Nordenham - Die einen freuen sich über die Vogelgeräusche und die damit verbundene Nähe zur Natur. Die anderen gehen an die Decke, wenn die Krähen ihr Gekrächze anstimmen und der Nachtruhe ein jähes Ende setzen. Im Spannungsfeld zwischen diesen gegensätzlichen Positionen musste die Stadt Nordenham eine Lösung finden, als sich immer mehr Bürger über nervenzerrenden Rabenradau beschwerten und Gegenmaßnahmen forderten. Jetzt glauben die Verantwortlichen im Rathaus einen Weg gefunden zu haben.
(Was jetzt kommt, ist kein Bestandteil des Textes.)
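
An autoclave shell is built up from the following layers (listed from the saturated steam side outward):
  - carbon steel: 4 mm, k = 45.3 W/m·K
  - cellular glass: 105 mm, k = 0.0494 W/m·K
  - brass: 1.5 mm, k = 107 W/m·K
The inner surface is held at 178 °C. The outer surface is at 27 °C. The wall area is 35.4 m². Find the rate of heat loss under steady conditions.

Q ≈ 2510 W

Model the wall as resistances in series:
R_carbon steel = L/(kA) = 0.004/(45.3×35.4) = 2.494×10^-6 K/W
R_cellular glass = L/(kA) = 0.105/(0.0494×35.4) = 0.06004 K/W
R_brass = L/(kA) = 0.0015/(107×35.4) = 3.96×10^-7 K/W
R_total = 0.06005 K/W
Q = ΔT / R_total = 151 / 0.06005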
Sie wollen mit gezielten Baumfällungen und -rückschnitten dafür sorgen, dass die schwarzen Federtiere sich von ihren bisherigen Revieren in der Nähe von Wohngebieten fernhalten.

Wie der von der Verwaltung ausgetüftelte Abwehrplan gegen die Krähen aussieht, hat der Leiter des Amtes für Stadtentwicklung und Bauordnung, Peter Kania, am Mittwochabend in einer Sitzung des Umweltausschusses vorgestellt. Er betonte noch einmal, dass die Schallgutachter zweifelsfrei eine „unzumutbare Belastung der Anlieger“ aufgezeigt hätten. Damit bezog Peter Kania sich auf die Lärmimmissionsmessungen, die das Bremerhavener Ingenieurbüro TED im April, Mai und Juni vorgenommen hatte. Wie berichtet, wurden dabei nächtliche Dezibelwerte ermittelt, die zum Teil der Lärmkulisse eines Industriegebiets im Hochbetrieb entsprechen. Laut Peter Kania steigt in einigen Bereichen der Schallpegel von der leisesten zur lautesten Nachtstunde um das Zweihundertfache.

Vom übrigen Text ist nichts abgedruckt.